Bank-ı Şahane-i Osmani bu direnişini Cumhuriyete kadar sürdürebilecektir. Cumhuriyet’in ilanından sonra hem Fransızca yazışma direncinden vazgeçecek hem de Türk personel çalıştıracak ve onların maaşlarını doğru dürüst bir seviyeye getirecektir.
Prof. Dr. Haydar Kazgan aynı kitapta “en yüksek maaşı İngiliz ve Fransızlar alırken, Müslümanların maaşı bankanın ortalama personel maaşının hemen hemen üçte biri kadardı” tespitinde bulunur.
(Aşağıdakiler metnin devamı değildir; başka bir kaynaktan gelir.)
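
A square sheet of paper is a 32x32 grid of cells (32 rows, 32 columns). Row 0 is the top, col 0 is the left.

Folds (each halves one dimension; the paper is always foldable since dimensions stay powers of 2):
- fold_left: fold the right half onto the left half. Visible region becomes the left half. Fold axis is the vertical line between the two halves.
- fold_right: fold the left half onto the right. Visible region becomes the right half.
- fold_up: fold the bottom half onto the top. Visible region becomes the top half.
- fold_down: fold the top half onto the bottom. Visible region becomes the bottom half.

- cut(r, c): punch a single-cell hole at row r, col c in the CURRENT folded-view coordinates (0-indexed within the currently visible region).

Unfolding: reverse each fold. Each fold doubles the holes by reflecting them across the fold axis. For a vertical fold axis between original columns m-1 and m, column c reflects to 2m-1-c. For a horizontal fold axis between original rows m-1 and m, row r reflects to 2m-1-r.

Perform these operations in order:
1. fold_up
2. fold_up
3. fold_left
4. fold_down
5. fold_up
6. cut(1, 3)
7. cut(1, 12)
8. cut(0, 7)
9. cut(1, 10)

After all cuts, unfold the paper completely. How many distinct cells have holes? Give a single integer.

Answer: 128

Derivation:
Op 1 fold_up: fold axis h@16; visible region now rows[0,16) x cols[0,32) = 16x32
Op 2 fold_up: fold axis h@8; visible region now rows[0,8) x cols[0,32) = 8x32
Op 3 fold_left: fold axis v@16; visible region now rows[0,8) x cols[0,16) = 8x16
Op 4 fold_down: fold axis h@4; visible region now rows[4,8) x cols[0,16) = 4x16
Op 5 fold_up: fold axis h@6; visible region now rows[4,6) x cols[0,16) = 2x16
Op 6 cut(1, 3): punch at orig (5,3); cuts so far [(5, 3)]; region rows[4,6) x cols[0,16) = 2x16
Op 7 cut(1, 12): punch at orig (5,12); cuts so far [(5, 3), (5, 12)]; region rows[4,6) x cols[0,16) = 2x16
Op 8 cut(0, 7): punch at orig (4,7); cuts so far [(4, 7), (5, 3), (5, 12)]; region rows[4,6) x cols[0,16) = 2x16
Op 9 cut(1, 10): punch at orig (5,10); cuts so far [(4, 7), (5, 3), (5, 10), (5, 12)]; region rows[4,6) x cols[0,16) = 2x16
Unfold 1 (reflect across h@6): 8 holes -> [(4, 7), (5, 3), (5, 10), (5, 12), (6, 3), (6, 10), (6, 12), (7, 7)]
Unfold 2 (reflect across h@4): 16 holes -> [(0, 7), (1, 3), (1, 10), (1, 12), (2, 3), (2, 10), (2, 12), (3, 7), (4, 7), (5, 3), (5, 10), (5, 12), (6, 3), (6, 10), (6, 12), (7, 7)]
Unfold 3 (reflect across v@16): 32 holes -> [(0, 7), (0, 24), (1, 3), (1, 10), (1, 12), (1, 19), (1, 21), (1, 28), (2, 3), (2, 10), (2, 12), (2, 19), (2, 21), (2, 28), (3, 7), (3, 24), (4, 7), (4, 24), (5, 3), (5, 10), (5, 12), (5, 19), (5, 21), (5, 28), (6, 3), (6, 10), (6, 12), (6, 19), (6, 21), (6, 28), (7, 7), (7, 24)]
Unfold 4 (reflect across h@8): 64 holes -> [(0, 7), (0, 24), (1, 3), (1, 10), (1, 12), (1, 19), (1, 21), (1, 28), (2, 3), (2, 10), (2, 12), (2, 19), (2, 21), (2, 28), (3, 7), (3, 24), (4, 7), (4, 24), (5, 3), (5, 10), (5, 12), (5, 19), (5, 21), (5, 28), (6, 3), (6, 10), (6, 12), (6, 19), (6, 21), (6, 28), (7, 7), (7, 24), (8, 7), (8, 24), (9, 3), (9, 10), (9, 12), (9, 19), (9, 21), (9, 28), (10, 3), (10, 10), (10, 12), (10, 19), (10, 21), (10, 28), (11, 7), (11, 24), (12, 7), (12, 24), (13, 3), (13, 10), (13, 12), (13, 19), (13, 21), (13, 28), (14, 3), (14, 10), (14, 12), (14, 19), (14, 21), (14, 28), (15, 7), (15, 24)]
Unfold 5 (reflect across h@16): 128 holes -> [(0, 7), (0, 24), (1, 3), (1, 10), (1, 12), (1, 19), (1, 21), (1, 28), (2, 3), (2, 10), (2, 12), (2, 19), (2, 21), (2, 28), (3, 7), (3, 24), (4, 7), (4, 24), (5, 3), (5, 10), (5, 12), (5, 19), (5, 21), (5, 28), (6, 3), (6, 10), (6, 12), (6, 19), (6, 21), (6, 28), (7, 7), (7, 24), (8, 7), (8, 24), (9, 3), (9, 10), (9, 12), (9, 19), (9, 21), (9, 28), (10, 3), (10, 10), (10, 12), (10, 19), (10, 21), (10, 28), (11, 7), (11, 24), (12, 7), (12, 24), (13, 3), (13, 10), (13, 12), (13, 19), (13, 21), (13, 28), (14, 3), (14, 10), (14, 12), (14, 19), (14, 21), (14, 28), (15, 7), (15, 24), (16, 7), (16, 24), (17, 3), (17, 10), (17, 12), (17, 19), (17, 21), (17, 28), (18, 3), (18, 10), (18, 12), (18, 19), (18, 21), (18, 28), (19, 7), (19, 24), (20, 7), (20, 24), (21, 3), (21, 10), (21, 12), (21, 19), (21, 21), (21, 28), (22, 3), (22, 10), (22, 12), (22, 19), (22, 21), (22, 28), (23, 7), (23, 24), (24, 7), (24, 24), (25, 3), (25, 10), (25, 12), (25, 19), (25, 21), (25, 28), (26, 3), (26, 10), (26, 12), (26, 19), (26, 21), (26, 28), (27, 7), (27, 24), (28, 7), (28, 24), (29, 3), (29, 10), (29, 12), (29, 19), (29, 21), (29, 28), (30, 3), (30, 10), (30, 12), (30, 19), (30, 21), (30, 28), (31, 7), (31, 24)]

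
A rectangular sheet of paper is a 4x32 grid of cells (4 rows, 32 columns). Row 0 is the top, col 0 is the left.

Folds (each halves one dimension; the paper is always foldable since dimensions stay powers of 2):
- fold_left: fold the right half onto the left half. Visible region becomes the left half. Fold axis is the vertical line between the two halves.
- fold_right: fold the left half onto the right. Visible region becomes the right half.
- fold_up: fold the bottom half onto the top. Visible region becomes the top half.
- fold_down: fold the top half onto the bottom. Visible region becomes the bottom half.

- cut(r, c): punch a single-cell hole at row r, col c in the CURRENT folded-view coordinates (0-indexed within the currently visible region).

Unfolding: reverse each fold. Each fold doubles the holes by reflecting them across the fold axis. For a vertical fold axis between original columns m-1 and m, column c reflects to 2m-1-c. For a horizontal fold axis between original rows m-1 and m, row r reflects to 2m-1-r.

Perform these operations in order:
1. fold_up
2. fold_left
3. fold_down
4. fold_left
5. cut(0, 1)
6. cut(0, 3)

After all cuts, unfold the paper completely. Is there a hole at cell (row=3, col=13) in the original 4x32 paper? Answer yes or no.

Op 1 fold_up: fold axis h@2; visible region now rows[0,2) x cols[0,32) = 2x32
Op 2 fold_left: fold axis v@16; visible region now rows[0,2) x cols[0,16) = 2x16
Op 3 fold_down: fold axis h@1; visible region now rows[1,2) x cols[0,16) = 1x16
Op 4 fold_left: fold axis v@8; visible region now rows[1,2) x cols[0,8) = 1x8
Op 5 cut(0, 1): punch at orig (1,1); cuts so far [(1, 1)]; region rows[1,2) x cols[0,8) = 1x8
Op 6 cut(0, 3): punch at orig (1,3); cuts so far [(1, 1), (1, 3)]; region rows[1,2) x cols[0,8) = 1x8
Unfold 1 (reflect across v@8): 4 holes -> [(1, 1), (1, 3), (1, 12), (1, 14)]
Unfold 2 (reflect across h@1): 8 holes -> [(0, 1), (0, 3), (0, 12), (0, 14), (1, 1), (1, 3), (1, 12), (1, 14)]
Unfold 3 (reflect across v@16): 16 holes -> [(0, 1), (0, 3), (0, 12), (0, 14), (0, 17), (0, 19), (0, 28), (0, 30), (1, 1), (1, 3), (1, 12), (1, 14), (1, 17), (1, 19), (1, 28), (1, 30)]
Unfold 4 (reflect across h@2): 32 holes -> [(0, 1), (0, 3), (0, 12), (0, 14), (0, 17), (0, 19), (0, 28), (0, 30), (1, 1), (1, 3), (1, 12), (1, 14), (1, 17), (1, 19), (1, 28), (1, 30), (2, 1), (2, 3), (2, 12), (2, 14), (2, 17), (2, 19), (2, 28), (2, 30), (3, 1), (3, 3), (3, 12), (3, 14), (3, 17), (3, 19), (3, 28), (3, 30)]
Holes: [(0, 1), (0, 3), (0, 12), (0, 14), (0, 17), (0, 19), (0, 28), (0, 30), (1, 1), (1, 3), (1, 12), (1, 14), (1, 17), (1, 19), (1, 28), (1, 30), (2, 1), (2, 3), (2, 12), (2, 14), (2, 17), (2, 19), (2, 28), (2, 30), (3, 1), (3, 3), (3, 12), (3, 14), (3, 17), (3, 19), (3, 28), (3, 30)]

Answer: no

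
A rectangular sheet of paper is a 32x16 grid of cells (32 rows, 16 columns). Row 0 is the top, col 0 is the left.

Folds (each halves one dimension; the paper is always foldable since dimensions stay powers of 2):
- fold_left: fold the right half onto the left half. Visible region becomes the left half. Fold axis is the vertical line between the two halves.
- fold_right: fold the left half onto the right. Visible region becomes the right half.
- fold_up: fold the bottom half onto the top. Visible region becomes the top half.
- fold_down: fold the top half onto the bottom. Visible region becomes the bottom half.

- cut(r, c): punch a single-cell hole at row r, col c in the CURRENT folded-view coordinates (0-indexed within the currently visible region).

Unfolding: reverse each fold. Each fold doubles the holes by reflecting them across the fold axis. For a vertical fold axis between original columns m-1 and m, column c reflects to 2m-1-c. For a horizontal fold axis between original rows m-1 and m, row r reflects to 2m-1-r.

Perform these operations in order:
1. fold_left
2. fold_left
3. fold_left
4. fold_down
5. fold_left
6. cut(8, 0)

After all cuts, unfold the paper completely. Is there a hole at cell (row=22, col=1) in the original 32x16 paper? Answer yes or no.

Answer: no

Derivation:
Op 1 fold_left: fold axis v@8; visible region now rows[0,32) x cols[0,8) = 32x8
Op 2 fold_left: fold axis v@4; visible region now rows[0,32) x cols[0,4) = 32x4
Op 3 fold_left: fold axis v@2; visible region now rows[0,32) x cols[0,2) = 32x2
Op 4 fold_down: fold axis h@16; visible region now rows[16,32) x cols[0,2) = 16x2
Op 5 fold_left: fold axis v@1; visible region now rows[16,32) x cols[0,1) = 16x1
Op 6 cut(8, 0): punch at orig (24,0); cuts so far [(24, 0)]; region rows[16,32) x cols[0,1) = 16x1
Unfold 1 (reflect across v@1): 2 holes -> [(24, 0), (24, 1)]
Unfold 2 (reflect across h@16): 4 holes -> [(7, 0), (7, 1), (24, 0), (24, 1)]
Unfold 3 (reflect across v@2): 8 holes -> [(7, 0), (7, 1), (7, 2), (7, 3), (24, 0), (24, 1), (24, 2), (24, 3)]
Unfold 4 (reflect across v@4): 16 holes -> [(7, 0), (7, 1), (7, 2), (7, 3), (7, 4), (7, 5), (7, 6), (7, 7), (24, 0), (24, 1), (24, 2), (24, 3), (24, 4), (24, 5), (24, 6), (24, 7)]
Unfold 5 (reflect across v@8): 32 holes -> [(7, 0), (7, 1), (7, 2), (7, 3), (7, 4), (7, 5), (7, 6), (7, 7), (7, 8), (7, 9), (7, 10), (7, 11), (7, 12), (7, 13), (7, 14), (7, 15), (24, 0), (24, 1), (24, 2), (24, 3), (24, 4), (24, 5), (24, 6), (24, 7), (24, 8), (24, 9), (24, 10), (24, 11), (24, 12), (24, 13), (24, 14), (24, 15)]
Holes: [(7, 0), (7, 1), (7, 2), (7, 3), (7, 4), (7, 5), (7, 6), (7, 7), (7, 8), (7, 9), (7, 10), (7, 11), (7, 12), (7, 13), (7, 14), (7, 15), (24, 0), (24, 1), (24, 2), (24, 3), (24, 4), (24, 5), (24, 6), (24, 7), (24, 8), (24, 9), (24, 10), (24, 11), (24, 12), (24, 13), (24, 14), (24, 15)]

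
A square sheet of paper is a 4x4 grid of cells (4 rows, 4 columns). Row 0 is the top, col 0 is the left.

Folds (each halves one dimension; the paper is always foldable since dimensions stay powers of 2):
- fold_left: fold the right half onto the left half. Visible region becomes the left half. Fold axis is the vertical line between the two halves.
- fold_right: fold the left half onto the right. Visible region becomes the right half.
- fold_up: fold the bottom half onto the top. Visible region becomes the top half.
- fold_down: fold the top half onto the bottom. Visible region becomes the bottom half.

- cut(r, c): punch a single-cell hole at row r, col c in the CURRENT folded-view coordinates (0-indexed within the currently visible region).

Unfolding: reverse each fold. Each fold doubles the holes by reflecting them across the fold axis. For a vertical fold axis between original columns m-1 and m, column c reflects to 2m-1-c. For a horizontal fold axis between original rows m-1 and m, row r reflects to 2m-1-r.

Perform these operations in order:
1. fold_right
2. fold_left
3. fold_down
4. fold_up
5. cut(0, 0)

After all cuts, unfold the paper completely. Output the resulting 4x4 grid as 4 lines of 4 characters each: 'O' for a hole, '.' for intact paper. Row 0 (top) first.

Answer: OOOO
OOOO
OOOO
OOOO

Derivation:
Op 1 fold_right: fold axis v@2; visible region now rows[0,4) x cols[2,4) = 4x2
Op 2 fold_left: fold axis v@3; visible region now rows[0,4) x cols[2,3) = 4x1
Op 3 fold_down: fold axis h@2; visible region now rows[2,4) x cols[2,3) = 2x1
Op 4 fold_up: fold axis h@3; visible region now rows[2,3) x cols[2,3) = 1x1
Op 5 cut(0, 0): punch at orig (2,2); cuts so far [(2, 2)]; region rows[2,3) x cols[2,3) = 1x1
Unfold 1 (reflect across h@3): 2 holes -> [(2, 2), (3, 2)]
Unfold 2 (reflect across h@2): 4 holes -> [(0, 2), (1, 2), (2, 2), (3, 2)]
Unfold 3 (reflect across v@3): 8 holes -> [(0, 2), (0, 3), (1, 2), (1, 3), (2, 2), (2, 3), (3, 2), (3, 3)]
Unfold 4 (reflect across v@2): 16 holes -> [(0, 0), (0, 1), (0, 2), (0, 3), (1, 0), (1, 1), (1, 2), (1, 3), (2, 0), (2, 1), (2, 2), (2, 3), (3, 0), (3, 1), (3, 2), (3, 3)]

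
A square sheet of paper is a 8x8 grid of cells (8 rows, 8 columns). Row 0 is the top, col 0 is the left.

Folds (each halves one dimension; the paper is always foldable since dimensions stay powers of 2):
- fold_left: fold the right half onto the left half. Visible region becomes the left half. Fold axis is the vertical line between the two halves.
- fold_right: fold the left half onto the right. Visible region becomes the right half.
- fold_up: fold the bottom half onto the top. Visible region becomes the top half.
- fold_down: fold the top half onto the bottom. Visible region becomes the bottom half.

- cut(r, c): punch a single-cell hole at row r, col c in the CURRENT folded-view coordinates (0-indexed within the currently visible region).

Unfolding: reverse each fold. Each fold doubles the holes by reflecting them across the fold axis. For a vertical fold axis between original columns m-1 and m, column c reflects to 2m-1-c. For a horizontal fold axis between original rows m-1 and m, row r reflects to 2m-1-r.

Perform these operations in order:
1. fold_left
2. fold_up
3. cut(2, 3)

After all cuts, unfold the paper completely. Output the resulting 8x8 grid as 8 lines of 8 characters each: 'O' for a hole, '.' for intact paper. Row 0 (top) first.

Op 1 fold_left: fold axis v@4; visible region now rows[0,8) x cols[0,4) = 8x4
Op 2 fold_up: fold axis h@4; visible region now rows[0,4) x cols[0,4) = 4x4
Op 3 cut(2, 3): punch at orig (2,3); cuts so far [(2, 3)]; region rows[0,4) x cols[0,4) = 4x4
Unfold 1 (reflect across h@4): 2 holes -> [(2, 3), (5, 3)]
Unfold 2 (reflect across v@4): 4 holes -> [(2, 3), (2, 4), (5, 3), (5, 4)]

Answer: ........
........
...OO...
........
........
...OO...
........
........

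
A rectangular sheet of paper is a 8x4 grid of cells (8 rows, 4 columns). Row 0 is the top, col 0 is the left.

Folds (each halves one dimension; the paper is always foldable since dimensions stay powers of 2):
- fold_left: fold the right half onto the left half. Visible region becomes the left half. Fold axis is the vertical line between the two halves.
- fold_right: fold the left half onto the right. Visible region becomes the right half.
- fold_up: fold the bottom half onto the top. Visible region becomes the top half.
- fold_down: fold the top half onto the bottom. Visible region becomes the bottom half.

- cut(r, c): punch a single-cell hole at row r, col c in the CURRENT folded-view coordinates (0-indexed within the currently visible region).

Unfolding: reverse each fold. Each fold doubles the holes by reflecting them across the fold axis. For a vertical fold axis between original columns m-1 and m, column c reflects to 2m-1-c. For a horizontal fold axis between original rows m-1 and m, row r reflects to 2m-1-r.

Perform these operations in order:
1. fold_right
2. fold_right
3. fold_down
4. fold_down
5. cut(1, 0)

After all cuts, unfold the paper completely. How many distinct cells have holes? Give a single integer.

Answer: 16

Derivation:
Op 1 fold_right: fold axis v@2; visible region now rows[0,8) x cols[2,4) = 8x2
Op 2 fold_right: fold axis v@3; visible region now rows[0,8) x cols[3,4) = 8x1
Op 3 fold_down: fold axis h@4; visible region now rows[4,8) x cols[3,4) = 4x1
Op 4 fold_down: fold axis h@6; visible region now rows[6,8) x cols[3,4) = 2x1
Op 5 cut(1, 0): punch at orig (7,3); cuts so far [(7, 3)]; region rows[6,8) x cols[3,4) = 2x1
Unfold 1 (reflect across h@6): 2 holes -> [(4, 3), (7, 3)]
Unfold 2 (reflect across h@4): 4 holes -> [(0, 3), (3, 3), (4, 3), (7, 3)]
Unfold 3 (reflect across v@3): 8 holes -> [(0, 2), (0, 3), (3, 2), (3, 3), (4, 2), (4, 3), (7, 2), (7, 3)]
Unfold 4 (reflect across v@2): 16 holes -> [(0, 0), (0, 1), (0, 2), (0, 3), (3, 0), (3, 1), (3, 2), (3, 3), (4, 0), (4, 1), (4, 2), (4, 3), (7, 0), (7, 1), (7, 2), (7, 3)]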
10 Mart 1924’te imzalanan anlaşmada hem bankanın dilinin hem de personelinin Türkleşmesi yolunda önemli bir adım atılır.
Sözleşmenin 11. Maddesinde şu hüküm yer alır:
“Osmanlı Bankası Türk Müslüman memurlarının adedini(sayısını) işbu mukavelenin(anlaşmanın) tesisi(oluşturulması) tarihinden itibaren üç sene zarfında(müddetinde) tedricen(safha safha/giderek) Türkiye dâhilinde bulunan merkez ve şubelerindeki memurların toplamının en az %30’una ve 5’inci senenin sonunda yarısına iblağ(eriştirme/ulaştırma) edecektir. Bu memurlara verilecek maaş genel müdür ve yardımcısının maaşları hariç olmak üzere üç sene sonunda umumi maaş toplamının en az %15’ine ve beşinci senenin sonunda %20’sine, yedi senin sonunda da %30’una ulaşacaktır.”
Cumhuriyet Osmanlının Düyunu Umumiye borcunu da 1954 yılına kadar ödemiştir.
Cumhuriyet 2.Dünya Savaşının tüm olumsuz koşullarına rağmen Demokrat Parti iktidarına 127 ton altın ve 280 milyon dolar devretmiştir. Bu açıklamalar DP tarafından hiç yalanlanmamıştır.
Bütün bunları yaparken de
İttihat Terakki ve onun Maliye Bakanı Cavit Beyi umursamayan Bank-ı Şahane-i Osmani Cumhuriyete yenilmişti.
Cumhuriyet 1930 yılında merkez bankası yetkisini kaldıracak ardından da kendi 11 Haziran 1930’de kendi Türkiye Cumhuriyet Merkez Bankasını kurmuştur.
O ve Onlar inandılar, yola çıktılar ve tüm zorlukları aşarak yeni bir devlet kurdular.
Askerinin kıçında donu, ayağında çorabı olmayan bir orduyla hem düşmanları hem isyan ve ihanetleri yenerek kurdular.
O ve Onlara şükran ve rahmet borcumuzu nasıl ödeyebiliriz, bilen var mı acaba?